4 charts depicting climate risks to portfolios

Brian shares four charts illustrating the potential impact from climate-related risks on U.S. municipal bonds, commercial mortgage backed securities and utility stocks.

Increasing average global temperatures are boosting the frequency at which extreme weather events occur, as well as their intensity. These events, including hurricanes and coastal flooding, pose risks to portfolios that have been hard to pinpoint–until now. Our recent publication Getting physical showcases our new capability to analyze climate-related risks in portfolios down to the exact geographical location and asset level.

We draw on cutting-edge physical climate models from Rhodium Group as well as our own asset-level analysis to assess the risks to municipal bonds, commercial mortgage backed securities (CMBS) and utility stocks on a localized level across the United States. We shared some of our conclusions in the recent post What do climate risks mean to your portfolios? Looking for more? The four charts below nicely depict our findings, showing the potential impact from climate-related risks on these three markets.

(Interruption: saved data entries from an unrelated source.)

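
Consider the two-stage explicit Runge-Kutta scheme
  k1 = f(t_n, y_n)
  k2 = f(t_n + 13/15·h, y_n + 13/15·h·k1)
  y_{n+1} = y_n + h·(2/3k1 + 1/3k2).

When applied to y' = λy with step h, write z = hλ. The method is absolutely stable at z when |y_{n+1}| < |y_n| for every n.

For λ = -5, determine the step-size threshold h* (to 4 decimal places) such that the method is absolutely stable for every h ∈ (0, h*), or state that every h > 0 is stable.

Test eqn y'=λy, z=hλ:
  k1=λy_n ⇒ h·k1=z·y_n;  k2=λ(1+13/15z)y_n ⇒ h·k2=z(1+13/15z)y_n
  y_{n+1}/y_n = 1 + 2/3z + 1/3z(1+13/15z) = 1 + z + 13/45z²
  Hence R(z) = 1 + z + 13/45z².

Need |R(x)|<1, x<0.
x=-0.92: |R|=0.3245
R=1: x+13/45x²=0 ⇒ x=−45/13=-3.4615; min R=1−1/(4·13/45)=0.1346>−1
Confirm numerically:
  x=-3.244: |R|=0.79613 <1
  x=-1.954: |R|=0.14901 <1
  x=-1.865: |R|=0.13982 <1
  x=-4.025: |R|=1.65518 >1
  x=-3.498: |R|=1.03685 >1
  x=-3.486: |R|=1.02463 >1
So |R|<1 on (-3.4615, 0).

(-3.4615,0); λ=-5 ⇒ h* = (45/13)/5 = 0.6923.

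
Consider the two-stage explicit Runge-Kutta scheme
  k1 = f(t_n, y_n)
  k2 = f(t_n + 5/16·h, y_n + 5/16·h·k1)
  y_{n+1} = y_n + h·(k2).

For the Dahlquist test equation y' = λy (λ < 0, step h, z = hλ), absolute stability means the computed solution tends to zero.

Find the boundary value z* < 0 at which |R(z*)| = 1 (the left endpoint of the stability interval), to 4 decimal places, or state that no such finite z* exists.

left endpoint -3.2000.

With y'=λy (z=hλ):
  k1=λy_n ⇒ h·k1=z·y_n;  k2=λ(1+5/16z)y_n ⇒ h·k2=z(1+5/16z)y_n
  y_{n+1}/y_n = 1 + z(1+5/16z) = 1 + z + 5/16z²
  Hence R(z) = 1 + z + 5/16z².

Boundary: |R(x)|=1, x<0.
x=-0.87: |R|=0.3665
R=1: x+5/16x²=0 ⇒ x=−16/5=-3.2000; min R=1−1/(4·5/16)=0.2000>−1
Confirm numerically:
  x=-2.595: |R|=0.50938 <1
  x=-2.573: |R|=0.49585 <1
  x=-1.530: |R|=0.20153 <1
  x=-1.445: |R|=0.20751 <1
  x=-3.545: |R|=1.38220 >1
  x=-3.308: |R|=1.11164 >1
Stable set (-3.2000, 0).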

Chart 1: Mapping the Damage

The Mapping the Damage graphic below illustrates how we can now gauge the likely overall economic impact of climate-related risks on a localized basis. The heat map visualizes the expected changes to gross domestic product (GDP) across the U.S. under a “no climate action” scenario, assuming ongoing use of fossil fuels. We find some 58% of U.S. metro areas will likely suffer annualized GDP losses of 1% or more by 2060-2080.

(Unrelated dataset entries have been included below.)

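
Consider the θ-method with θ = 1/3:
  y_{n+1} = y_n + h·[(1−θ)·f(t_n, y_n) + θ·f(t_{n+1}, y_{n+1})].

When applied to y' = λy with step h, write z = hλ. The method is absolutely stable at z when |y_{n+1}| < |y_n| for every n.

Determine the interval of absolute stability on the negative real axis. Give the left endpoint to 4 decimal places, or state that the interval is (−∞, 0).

z∈(-6.0000,0).

With y'=λy (z=hλ):
  y_{n+1} = y_n + z·[2/3·y_n + 1/3·y_{n+1}] ⇒ (1 − 1/3z)y_{n+1} = (1 + 2/3z)y_n
  R(z) = (1 + 2/3z)/(1 − 1/3z).

Solve |R(x)|<1 on ℝ⁻.
x=-1.74: |R|=0.1013
R=−1: 1+2/3x = −1+1/3x ⇒ -1/3x=2 ⇒ x=2/(-1/3)=-6.0000
Confirm numerically:
  x=-4.598: |R|=0.81548 <1
  x=-4.523: |R|=0.80367 <1
  x=-4.229: |R|=0.75501 <1
  x=-2.861: |R|=0.46443 <1
  x=-6.578: |R|=1.06035 >1
  x=-6.035: |R|=1.00387 >1
Interval (-6.0000, 0).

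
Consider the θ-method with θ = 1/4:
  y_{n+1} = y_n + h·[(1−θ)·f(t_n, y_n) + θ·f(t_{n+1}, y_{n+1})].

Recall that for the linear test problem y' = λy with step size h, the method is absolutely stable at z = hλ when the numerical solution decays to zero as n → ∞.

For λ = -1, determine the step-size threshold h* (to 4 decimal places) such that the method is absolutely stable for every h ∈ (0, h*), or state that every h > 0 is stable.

On y'=λy, z=hλ:
  y_{n+1} = y_n + z·[3/4·y_n + 1/4·y_{n+1}] ⇒ (1 − 1/4z)y_{n+1} = (1 + 3/4z)y_n
  Hence R(z) = (1 + 3/4z)/(1 − 1/4z).

Boundary: |R(x)|=1, x<0.
x=-0.67: |R|=0.4261
R=−1: 1+3/4x = −1+1/4x ⇒ -1/2x=2 ⇒ x=2/(-1/2)=-4.0000
Confirm numerically:
  x=-3.818: |R|=0.95344 <1
  x=-2.985: |R|=0.70938 <1
  x=-2.975: |R|=0.70609 <1
  x=-4.546: |R|=1.12778 >1
  x=-4.382: |R|=1.09115 >1
  x=-4.147: |R|=1.03609 >1
So |R|<1 on (-4.0000, 0).

(-4.0000,0); λ=-1 ⇒ h* = (4)/1 = 4.0000.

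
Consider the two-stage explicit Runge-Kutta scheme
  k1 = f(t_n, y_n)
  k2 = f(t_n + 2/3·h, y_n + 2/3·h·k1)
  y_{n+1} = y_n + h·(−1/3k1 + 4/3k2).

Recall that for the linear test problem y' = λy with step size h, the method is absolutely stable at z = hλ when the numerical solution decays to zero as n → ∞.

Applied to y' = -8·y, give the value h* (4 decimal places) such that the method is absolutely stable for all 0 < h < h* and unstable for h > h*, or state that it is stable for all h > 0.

Test eqn y'=λy, z=hλ:
  k1=λy_n ⇒ h·k1=z·y_n;  k2=λ(1+2/3z)y_n ⇒ h·k2=z(1+2/3z)y_n
  y_{n+1}/y_n = 1 − 1/3z + 4/3z(1+2/3z) = 1 + z + 8/9z²
  Hence R(z) = 1 + z + 8/9z².

Solve |R(x)|<1 on ℝ⁻.
x=-1.17: |R|=1.0468
R=1: x+8/9x²=0 ⇒ x=−9/8=-1.1250; min R=1−1/(4·8/9)=0.7188>−1
Confirm numerically:
  x=-1.047: |R|=0.92741 <1
  x=-0.832: |R|=0.78331 <1
  x=-0.473: |R|=0.72587 <1
  x=-1.570: |R|=1.62102 >1
  x=-1.524: |R|=1.54051 >1
  x=-1.194: |R|=1.07323 >1
Stable set (-1.1250, 0).

(-1.1250,0); λ=-8 ⇒ h* = (9/8)/8 = 0.1406.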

The biggest likely losers: the Gulf Coast region, the South Atlantic seaboard and much of Arizona. See the orange tones in the map. Florida tops the danger zones, with Naples, Panama City and Key West seeing likely annual GDP losses of up to 15% or more, mostly driven by coastal storms. Note these are average annual estimates; losses would likely come in big weather-driven shocks that could be much larger for a given year. The losses are not baked in: Decisive action could mitigate them. Yet the vulnerabilities revealed in this analysis have important implications for municipal bond issuers and investors. Our analysis shows climate-related risks pose a threat to the economies–and creditworthiness–of many U.S. state and local issuers in the $3.8 trillion U.S. municipal bond market.

Chart 2: A growing burden

Based on our work translating physical climate risks into implications for local GDP, we find a rising share of muni bond issuance over time will likely come from regions facing economic losses from rising average temperatures and related events. Within a decade, more than 15% of the current S&P National Municipal Bond Index by market value could come from U.S. metropolitan statistical areas suffering likely average annualized economic losses from climate change of up to 0.5% to 1% of GDP. And the impacts are projected to grow more severe in the decades ahead. This is illustrated in the A growing burden chart below.

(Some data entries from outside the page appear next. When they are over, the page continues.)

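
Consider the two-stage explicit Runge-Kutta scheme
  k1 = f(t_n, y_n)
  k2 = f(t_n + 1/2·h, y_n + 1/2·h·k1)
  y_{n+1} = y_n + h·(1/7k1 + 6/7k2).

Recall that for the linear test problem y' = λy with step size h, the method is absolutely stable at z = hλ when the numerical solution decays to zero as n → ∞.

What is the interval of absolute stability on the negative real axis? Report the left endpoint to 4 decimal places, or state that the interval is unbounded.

z∈(-2.3333,0).

On y'=λy, z=hλ:
  k1=λy_n ⇒ h·k1=z·y_n;  k2=λ(1+1/2z)y_n ⇒ h·k2=z(1+1/2z)y_n
  y_{n+1}/y_n = 1 + 1/7z + 6/7z(1+1/2z) = 1 + z + 3/7z²
  R(z) = 1 + z + 3/7z².

Solve |R(x)|<1 on ℝ⁻.
x=-1.16: |R|=0.4167
R=1: x+3/7x²=0 ⇒ x=−7/3=-2.3333; min R=1−1/(4·3/7)=0.4167>−1
Confirm numerically:
  x=-1.738: |R|=0.55656 <1
  x=-1.628: |R|=0.50788 <1
  x=-1.247: |R|=0.41943 <1
  x=-2.573: |R|=1.26428 >1
  x=-2.557: |R|=1.24511 >1
Interval (-2.3333, 0).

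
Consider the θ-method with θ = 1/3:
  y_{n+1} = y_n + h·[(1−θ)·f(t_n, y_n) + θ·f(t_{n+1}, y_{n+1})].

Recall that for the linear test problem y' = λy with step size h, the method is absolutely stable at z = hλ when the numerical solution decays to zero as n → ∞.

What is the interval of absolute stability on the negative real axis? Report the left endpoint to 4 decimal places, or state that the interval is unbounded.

On y'=λy, z=hλ:
  y_{n+1} = y_n + z·[2/3·y_n + 1/3·y_{n+1}] ⇒ (1 − 1/3z)y_{n+1} = (1 + 2/3z)y_n
  ⇒ R(z) = (1 + 2/3z)/(1 − 1/3z).

Find x<0 with |R(x)|<1.
x=-1.27: |R|=0.1077
R=−1: 1+2/3x = −1+1/3x ⇒ -1/3x=2 ⇒ x=2/(-1/3)=-6.0000
Confirm numerically:
  x=-5.623: |R|=0.95628 <1
  x=-5.288: |R|=0.91409 <1
  x=-3.462: |R|=0.60724 <1
  x=-3.126: |R|=0.53085 <1
  x=-6.462: |R|=1.04883 >1
  x=-6.424: |R|=1.04499 >1
  x=-6.289: |R|=1.03111 >1
So |R|<1 on (-6.0000, 0).

z∈(-6.0000,0).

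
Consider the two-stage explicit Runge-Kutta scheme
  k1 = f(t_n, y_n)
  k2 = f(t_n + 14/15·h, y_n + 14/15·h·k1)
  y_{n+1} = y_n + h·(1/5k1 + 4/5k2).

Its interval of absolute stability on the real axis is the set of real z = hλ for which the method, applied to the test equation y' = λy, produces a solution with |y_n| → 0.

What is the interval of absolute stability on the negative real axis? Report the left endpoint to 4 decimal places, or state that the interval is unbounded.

(-1.3393, 0).

Test eqn y'=λy, z=hλ:
  k1=λy_n ⇒ h·k1=z·y_n;  k2=λ(1+14/15z)y_n ⇒ h·k2=z(1+14/15z)y_n
  y_{n+1}/y_n = 1 + 1/5z + 4/5z(1+14/15z) = 1 + z + 56/75z²
  ⇒ R(z) = 1 + z + 56/75z².

Need |R(x)|<1, x<0.
x=-0.43: |R|=0.7081
R=1: x+56/75x²=0 ⇒ x=−75/56=-1.3393; min R=1−1/(4·56/75)=0.6652>−1
Confirm numerically:
  x=-1.086: |R|=0.79462 <1
  x=-1.067: |R|=0.78307 <1
  x=-1.018: |R|=0.75579 <1
  x=-0.706: |R|=0.66617 <1
  x=-1.723: |R|=1.49365 >1
  x=-1.571: |R|=1.27180 >1
  x=-1.526: |R|=1.21274 >1
Stable set (-1.3393, 0).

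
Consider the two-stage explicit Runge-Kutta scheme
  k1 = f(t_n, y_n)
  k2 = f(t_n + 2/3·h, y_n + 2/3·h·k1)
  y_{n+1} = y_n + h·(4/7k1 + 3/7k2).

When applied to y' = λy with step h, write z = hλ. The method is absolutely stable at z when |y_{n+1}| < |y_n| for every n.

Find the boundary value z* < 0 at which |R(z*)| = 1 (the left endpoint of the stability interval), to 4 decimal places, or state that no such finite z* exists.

On y'=λy, z=hλ:
  k1=λy_n ⇒ h·k1=z·y_n;  k2=λ(1+2/3z)y_n ⇒ h·k2=z(1+2/3z)y_n
  y_{n+1}/y_n = 1 + 4/7z + 3/7z(1+2/3z) = 1 + z + 2/7z²
  so R(z) = 1 + z + 2/7z².

Boundary: |R(x)|=1, x<0.
x=-0.38: |R|=0.6613
R=1: x+2/7x²=0 ⇒ x=−7/2=-3.5000; min R=1−1/(4·2/7)=0.1250>−1
Confirm numerically:
  x=-3.283: |R|=0.79645 <1
  x=-2.004: |R|=0.14343 <1
  x=-1.606: |R|=0.13092 <1
  x=-1.498: |R|=0.14314 <1
  x=-3.734: |R|=1.24964 >1
  x=-3.717: |R|=1.23045 >1
So |R|<1 on (-3.5000, 0).

z* = -3.5000.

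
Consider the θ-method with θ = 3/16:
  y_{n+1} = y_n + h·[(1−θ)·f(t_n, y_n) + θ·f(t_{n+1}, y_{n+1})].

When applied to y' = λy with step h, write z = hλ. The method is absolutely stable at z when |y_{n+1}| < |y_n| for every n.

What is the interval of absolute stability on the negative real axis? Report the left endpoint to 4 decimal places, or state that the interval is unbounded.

On y'=λy, z=hλ:
  y_{n+1} = y_n + z·[13/16·y_n + 3/16·y_{n+1}] ⇒ (1 − 3/16z)y_{n+1} = (1 + 13/16z)y_n
  Hence R(z) = (1 + 13/16z)/(1 − 3/16z).

Boundary: |R(x)|=1, x<0.
x=-1.68: |R|=0.2776
R=−1: 1+13/16x = −1+3/16x ⇒ -5/8x=2 ⇒ x=2/(-5/8)=-3.2000
Confirm numerically:
  x=-3.094: |R|=0.95807 <1
  x=-2.841: |R|=0.85361 <1
  x=-2.744: |R|=0.81182 <1
  x=-1.492: |R|=0.16585 <1
  x=-3.730: |R|=1.19492 >1
  x=-3.552: |R|=1.13205 >1
  x=-3.329: |R|=1.04964 >1
Stable set (-3.2000, 0).

z∈(-3.2000,0).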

icon-pointer.svg Read more on climate-related risks in our Getting physical publication.

Chart 3: Stormy weather

The Stormy weather chart below shows how the economic impacts of a warming climate could lead to rising U.S. CMBS loan loss rates over time. We illustrate the increasing risk to the U.S. CMBS market by overlaying Rhodium’s hurricane modeling onto the roughly 60,000 underlying commercial properties in BlackRock’s CMBS database. Our findings: The median risk of one of these properties being hit by a Category 4 or 5 hurricane has risen by 137% since 1980. Within three decades, the chance of being hit by a Category 5 hurricane is estimated to rise 275% under a “no climate action” scenario. See the chart below. 

Chart 4: How exposed is my power plant?

Aging infrastructure leaves the U.S. electric utility sector vulnerable to climate shocks such as hurricanes and wildfires. We assess the exposure to climate risk of 269 publicly listed U.S. utilities based on the physical location of their plants, property and equipment. Our climate risk exposure scores by power plant combine the exposure to extreme weather at each power plant location with an assessment of the materiality of that exposure, based on historical losses and forward-looking climate modeling. See the How exposed is my power plant? chart below for a geographic representation of our climate risk scores by power plant. We then aggregate the average physical risk across all power plants to arrive at a total climate risk score for each utility.

A key finding from our analysis: Extreme weather events are not priced into the equities of U.S. electrical utilities. We find those with exposure to extreme weather events typically suffer temporary price and volatility shocks in the wake of natural disasters. We also find some evidence that the most climate-resilient utilities trade at a premium. We believe this premium could increase over time as the risks compound and investors pay greater attention to the dangers.

The work featured above and in our new paper is just a first step, focusing on three sectors with long-dated assets that can be located with precision. We plan to extend the research to other global regions, asset classes and sectors over time as data availability improves. Yet our early work already strengthens our conviction that sustainable investing is increasingly a “why not?” proposition.

Brian Deese is Global Head of Sustainable Investing at BlackRock and a contributor to The Blog.